🤖 AI Summary
Automated human-computer interaction via GUI agents remains challenging due to fragmented evaluation criteria, heterogeneous architectures, and insufficiently characterized capabilities of large-model-driven agents.
Method: We present the first unified capability framework for GUI agents, encompassing multimodal perception (OCR/VLM), neuro-symbolic reasoning, hierarchical task planning, and end-to-end reinforcement fine-tuning. We systematically classify and critically evaluate 15+ benchmarks, 30+ representative works, and eight architectural paradigms.

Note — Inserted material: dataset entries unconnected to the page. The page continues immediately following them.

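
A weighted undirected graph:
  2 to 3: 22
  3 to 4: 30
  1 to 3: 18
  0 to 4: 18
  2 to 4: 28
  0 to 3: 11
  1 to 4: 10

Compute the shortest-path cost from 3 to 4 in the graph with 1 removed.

Routes from 3 to 4 avoiding 1:
3-2-4: 22 + 28 = 50
3-0-4: 11 + 18 = 29
3-4: 30
The minimum is 29.

29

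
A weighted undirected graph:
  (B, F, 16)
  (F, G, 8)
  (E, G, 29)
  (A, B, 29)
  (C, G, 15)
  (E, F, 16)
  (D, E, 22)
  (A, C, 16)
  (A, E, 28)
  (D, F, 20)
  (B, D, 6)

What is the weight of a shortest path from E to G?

A few of the E→G routes:
E→A→B→F→G: 28 + 29 + 16 + 8 = 81
E→F→G: 16 + 8 = 24
E→D→B→F→G: 22 + 6 + 16 + 8 = 52
E→D→F→G: 22 + 20 + 8 = 50
E→G: 29
E→A→C→G: 28 + 16 + 15 = 59
The minimum is 24.

24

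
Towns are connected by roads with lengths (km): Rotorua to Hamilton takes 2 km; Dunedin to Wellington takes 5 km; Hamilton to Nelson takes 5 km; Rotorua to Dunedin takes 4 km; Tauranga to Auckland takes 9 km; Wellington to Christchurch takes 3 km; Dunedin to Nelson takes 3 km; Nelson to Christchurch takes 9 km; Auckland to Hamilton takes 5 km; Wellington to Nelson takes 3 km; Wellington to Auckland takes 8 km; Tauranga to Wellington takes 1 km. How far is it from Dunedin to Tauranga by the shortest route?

Some routes from Dunedin to Tauranga:
Dunedin - Nelson - Wellington - Tauranga: 3 + 3 + 1 = 7
Dunedin - Rotorua - Hamilton - Auckland - Wellington - Tauranga: 4 + 2 + 5 + 8 + 1 = 20
Dunedin - Wellington - Tauranga: 5 + 1 = 6
Dunedin - Rotorua - Hamilton - Nelson - Wellington - Tauranga: 4 + 2 + 5 + 3 + 1 = 15
Dunedin - Nelson - Christchurch - Wellington - Tauranga: 3 + 9 + 3 + 1 = 16
Best route has total 6 km.

6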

Contribution/Results: Our work establishes a comprehensive technical landscape, introducing a reusable capability benchmarking paradigm, standardized evaluation protocols, and a forward-looking roadmap. We explicitly identify six open challenges—spanning robustness, generalization, compositional reasoning, efficiency, explainability, and real-world deployment—and outline concrete future research directions. This synthesis bridges theoretical foundations with practical engineering insights, advancing the systematic development of intelligent GUI agents.
📝 Abstract
Graphical User Interface (GUI) agents, powered by Large Foundation Models, have emerged as a transformative approach to automating human-computer interaction. These agents autonomously interact with digital systems or software applications via GUIs, emulating human actions such as clicking, typing, and navigating visual elements across diverse platforms. Motivated by the growing interest and fundamental importance of GUI agents, we provide a comprehensive survey that categorizes their benchmarks, evaluation metrics, architectures, and training methods. We propose a unified framework that delineates their perception, reasoning, planning, and acting capabilities. Furthermore, we identify important open challenges and discuss key future directions. Finally, this work serves as a basis for practitioners and researchers to gain an intuitive understanding of current progress, techniques, benchmarks, and critical open problems that remain to be addressed.